Authored by: Anonymous on Saturday, March 30 2013 @ 11:28 AM EDT
How about charging applicants who DONT get their patent approved by the PTO
double the amount they would have to pay then had their application been
approved.

HUGE incentive to get your prior art search right, and avoid overbroad claims.
Just wall of the area you really need to get your research and development costs
back, nothing more. As the patent system initially was designed for.

[ Reply to This | Parent | # ]

They would have to increase patent application fees...
Authored by: Anonymous on Tuesday, April 02 2013 @ 03:01 AM EDT

($4M is a median unfortunately, couldn't find a mean quoted.)
Why is it unfortunate that only a median is given and no mean?

As a median it is telling you that half the settlements were for $4m or less, and half were for $4M or more.

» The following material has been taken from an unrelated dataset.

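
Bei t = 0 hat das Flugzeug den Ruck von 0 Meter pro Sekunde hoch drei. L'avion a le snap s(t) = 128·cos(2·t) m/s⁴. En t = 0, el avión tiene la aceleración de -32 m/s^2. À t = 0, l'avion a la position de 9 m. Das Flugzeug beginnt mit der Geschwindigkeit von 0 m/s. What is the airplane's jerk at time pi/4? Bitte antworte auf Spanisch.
Debemos encontrar la integral de nuestra ecuación del snap s(t) = 128·cos(2·t) 1 vez. La antiderivada del snap, con j(0) = 0, da la sacudida: j(t) = 64·sin(2·t). De la ecuación de la sacudida j(t) = 64·sin(2·t), sustituimos t = pi/4 para obtener j = 64.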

With one or two extremely high settlements, the mean average would be skewed.

Perhaps a more useful average than mean (in addition to median) would be the mode - the value of settlement that occurs most often.

If you insist on the mean, then some measure of spread is vital (at least the range, but the standard deviation might also be useful); I would suspect that the distribution of settlements is not Normal, but something like a Poisson, with a peak towards the lower settlement values.

By the way, official stats from a census use medians.